My transition and gender identity are not related to any sort of bizarre sexual desires, regardless what some assholes may say, but that doesn't mean I don't like sex.

I'm not going to write as much here as I did in my last post, but I wanted to make this post, as this is a forum on Eden Fantasys.

I highly recommend the zine Fucking Trans Women. I have linked it and plugged it like a zillion times on here since I joined, because it is part of why I joined. I read it, and felt inspired, felt community, and had some revelations about my body. I promise, I have nothing to do with this zine, but I do plan on writing and submitting some pieces to it in the future. Click here to submit something to Fucking Trans Women.

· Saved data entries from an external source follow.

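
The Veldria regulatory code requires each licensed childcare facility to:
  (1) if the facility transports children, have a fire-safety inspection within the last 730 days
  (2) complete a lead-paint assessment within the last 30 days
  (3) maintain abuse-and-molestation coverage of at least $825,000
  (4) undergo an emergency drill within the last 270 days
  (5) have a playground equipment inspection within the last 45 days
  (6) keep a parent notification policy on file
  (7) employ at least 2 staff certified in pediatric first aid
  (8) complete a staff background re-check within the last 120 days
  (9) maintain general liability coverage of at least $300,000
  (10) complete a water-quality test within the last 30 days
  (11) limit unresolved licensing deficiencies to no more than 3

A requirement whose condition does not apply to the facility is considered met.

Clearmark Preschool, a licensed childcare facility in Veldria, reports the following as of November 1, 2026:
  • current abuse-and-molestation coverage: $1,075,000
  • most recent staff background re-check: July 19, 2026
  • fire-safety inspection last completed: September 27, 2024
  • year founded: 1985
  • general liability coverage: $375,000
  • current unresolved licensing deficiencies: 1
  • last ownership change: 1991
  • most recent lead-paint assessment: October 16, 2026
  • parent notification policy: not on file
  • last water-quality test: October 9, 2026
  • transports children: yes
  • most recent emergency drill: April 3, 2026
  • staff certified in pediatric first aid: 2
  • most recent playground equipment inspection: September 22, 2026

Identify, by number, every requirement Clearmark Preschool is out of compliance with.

1, 6

1. condition 'transports children' holds; fire-safety inspection 765 days ago vs limit 730 → not met
2. lead-paint assessment 16 days ago vs limit 30 → met
3. abuse-and-molestation coverage $1,075,000 ≥ $825,000 → met
4. emergency drill 212 days ago vs limit 270 → met
5. playground equipment inspection 40 days ago vs limit 45 → met
6. parent notification policy absent → not met
7. staff certified in pediatric first aid 2 ≥ 2 → met
8. staff background re-check 105 days ago vs limit 120 → met
9. general liability coverage $375,000 ≥ $300,000 → met
10. water-quality test 23 days ago vs limit 30 → met
11. unresolved licensing deficiencies 1 ≤ 3 → met
Not met: 1, 6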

Anyway, here are my first thoughts on sex! Post your thoughts, language, activities, favorite toys, ways to fuck, ways to think about fucking, ways to navigate conversations, transition tips and info, and anything else in this thread!

MY BODY PARTS
I have genitals! WOAH! My genitals look like a penis and testicles and scrotum, and maybe they are those things. They are not male genitals, they are not a cock or balls or scrote, and they do not need to be hard to get off.
I tend to think of my parts as a big clit. I know this is common for a lot of trans women, but it certainly isn't universal. I usually only call my penis "my clit" during sex. Most of the time, if I need to reference any part of my genitals, I ambiguously refer to them as my "bits."
I don't loathe my genitals so much as I am disconnected from them. They're weird, down there, and never really have felt like a part of my body. They're just kind of there, and they do feel good if you play with them, but, not they're not like... fantastic or anything.

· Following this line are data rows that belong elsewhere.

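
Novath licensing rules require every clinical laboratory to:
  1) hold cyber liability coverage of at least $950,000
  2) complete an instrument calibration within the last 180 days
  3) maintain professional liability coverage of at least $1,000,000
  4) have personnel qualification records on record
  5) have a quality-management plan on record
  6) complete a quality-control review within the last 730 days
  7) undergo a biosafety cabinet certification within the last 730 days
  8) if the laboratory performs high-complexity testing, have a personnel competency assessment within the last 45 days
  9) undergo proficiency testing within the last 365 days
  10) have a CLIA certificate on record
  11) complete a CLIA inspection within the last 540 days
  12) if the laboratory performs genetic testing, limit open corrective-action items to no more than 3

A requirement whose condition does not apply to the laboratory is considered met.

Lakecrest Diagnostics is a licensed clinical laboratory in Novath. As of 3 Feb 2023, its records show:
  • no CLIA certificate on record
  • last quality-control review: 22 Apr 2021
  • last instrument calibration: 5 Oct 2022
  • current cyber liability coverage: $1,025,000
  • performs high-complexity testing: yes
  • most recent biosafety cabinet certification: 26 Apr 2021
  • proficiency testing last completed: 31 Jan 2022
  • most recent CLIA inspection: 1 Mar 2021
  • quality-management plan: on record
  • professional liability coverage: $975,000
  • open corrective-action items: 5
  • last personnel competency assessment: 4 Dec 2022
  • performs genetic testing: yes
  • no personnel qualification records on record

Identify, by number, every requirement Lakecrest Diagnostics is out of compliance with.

1. cyber liability coverage $1,025,000 ≥ $950,000 → met
2. instrument calibration 121 days ago vs limit 180 → met
3. professional liability coverage $975,000 < $1,000,000 → not met
4. personnel qualification records absent → not met
5. quality-management plan present → met
6. quality-control review 652 days ago vs limit 730 → met
7. biosafety cabinet certification 648 days ago vs limit 730 → met
8. condition 'performs high-complexity testing' holds; personnel competency assessment 61 days ago vs limit 45 → not met
9. proficiency testing 368 days ago vs limit 365 → not met
10. CLIA certificate absent → not met
11. CLIA inspection 704 days ago vs limit 540 → not met
12. condition 'performs genetic testing' holds; open corrective-action items 5 > 3 → not met
Not met: 3, 4, 8, 9, 10, 11, 12

3, 4, 8, 9, 10, 11, 12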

[italics|How do you all feel about your "bits." what language do you use? What do you like to do with them?

MY FUCKING
Sometimes my bits get hard when I am turned on, sometimes they don't. Whatever. I'm not that into putting them into other people's bits or butts anyway. I like it when I am turned on and my bits stay soft. It makes it easier for me to connect with what is happening down there. My corona and frenulum are really sensitive, and sometimes can't take direct stimulation, other times, they feel really, really good.

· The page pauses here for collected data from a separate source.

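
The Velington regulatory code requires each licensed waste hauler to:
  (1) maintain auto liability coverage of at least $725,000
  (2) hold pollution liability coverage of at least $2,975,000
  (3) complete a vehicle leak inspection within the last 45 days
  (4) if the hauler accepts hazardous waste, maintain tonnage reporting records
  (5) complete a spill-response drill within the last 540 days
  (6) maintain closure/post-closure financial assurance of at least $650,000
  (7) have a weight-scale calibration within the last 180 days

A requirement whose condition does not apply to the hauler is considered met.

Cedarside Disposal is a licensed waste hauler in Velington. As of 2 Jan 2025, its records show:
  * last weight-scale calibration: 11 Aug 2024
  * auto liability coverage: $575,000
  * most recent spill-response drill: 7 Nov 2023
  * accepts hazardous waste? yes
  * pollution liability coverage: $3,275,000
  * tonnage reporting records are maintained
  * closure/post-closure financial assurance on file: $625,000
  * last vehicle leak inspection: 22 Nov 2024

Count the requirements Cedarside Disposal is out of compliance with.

1. auto liability coverage $575,000 < $725,000 → not met
2. pollution liability coverage $3,275,000 ≥ $2,975,000 → met
3. vehicle leak inspection 41 days ago vs limit 45 → met
4. condition 'accepts hazardous waste' holds; tonnage reporting records present → met
5. spill-response drill 422 days ago vs limit 540 → met
6. closure/post-closure financial assurance $625,000 < $650,000 → not met
7. weight-scale calibration 144 days ago vs limit 180 → met
Not met: 2 of 7

2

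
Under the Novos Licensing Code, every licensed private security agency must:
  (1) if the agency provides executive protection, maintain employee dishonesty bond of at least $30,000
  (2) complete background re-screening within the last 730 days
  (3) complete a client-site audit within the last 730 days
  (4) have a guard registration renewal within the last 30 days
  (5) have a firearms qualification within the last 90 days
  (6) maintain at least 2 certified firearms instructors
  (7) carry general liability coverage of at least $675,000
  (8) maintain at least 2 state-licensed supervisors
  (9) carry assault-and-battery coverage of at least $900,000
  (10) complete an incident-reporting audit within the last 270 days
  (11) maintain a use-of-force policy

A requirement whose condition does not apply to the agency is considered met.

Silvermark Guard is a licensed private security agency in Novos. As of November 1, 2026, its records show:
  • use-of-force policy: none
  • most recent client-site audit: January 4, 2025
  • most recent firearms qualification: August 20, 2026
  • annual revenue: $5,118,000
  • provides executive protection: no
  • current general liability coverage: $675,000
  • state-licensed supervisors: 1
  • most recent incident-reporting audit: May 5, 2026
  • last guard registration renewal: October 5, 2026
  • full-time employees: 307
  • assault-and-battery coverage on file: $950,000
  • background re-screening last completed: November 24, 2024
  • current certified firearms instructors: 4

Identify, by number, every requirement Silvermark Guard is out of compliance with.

8, 11

1. condition 'provides executive protection' does not hold → requirement n/a → met
2. background re-screening 707 days ago vs limit 730 → met
3. client-site audit 666 days ago vs limit 730 → met
4. guard registration renewal 27 days ago vs limit 30 → met
5. firearms qualification 73 days ago vs limit 90 → met
6. certified firearms instructors 4 ≥ 2 → met
7. general liability coverage $675,000 ≥ $675,000 → met
8. state-licensed supervisors 1 < 2 → not met
9. assault-and-battery coverage $950,000 ≥ $900,000 → met
10. incident-reporting audit 180 days ago vs limit 270 → met
11. use-of-force policy absent → not met
Not met: 8, 11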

I have fairly large inguinal canals (where you put your testicles if you are tucking). I think it is because I usually am tucking, and wear a gaff like all of the time. Either way, when I read fucking trans women, she explains muffing, which is inserting fingers or vibrators or whatever into your inguinal canals for sexual fun. I had never done this before, but have very quickly gotten into it. Like... really into it.
Like I said, I have pretty large inguinal canals. I can easily fit 2 or 3 fingers in my inguinal rings without any tension or stress or pain, and am looking to try various toys and stuff for it. Don't push your body if you're going to try muffing- and I recommend reading the Fucking Trans Women's section on it first if you've never done it before, and starting with either inserting your own testicles (as in making tucking sexy!) or one finger.
Muffing feels really good for me. It makes me feel full. It won't generally make me cum on my own, but with some clit stimulation or anal insertion, or even just heavy play on my perenium, I have cum from this play.

I am also getting into anal play more. I never really have focused on my butt, but lately it's been getting a lot more attention. Part of this is probably because my partner is a butt-sex goddess, and part of it is probably because it's new and exciting and I am suddenly interested in and energized by my body.

Anyway, I like fucking, do you? How do you fuck? What do you like? How do you talk about sex with your partner? Share! Do you have questions about trans women or trans women's bodies or experiences that others in the Eden Community can answer (certainly not just me, I'm only one person)? Ask them here! It's the trans women share-a-thon thread!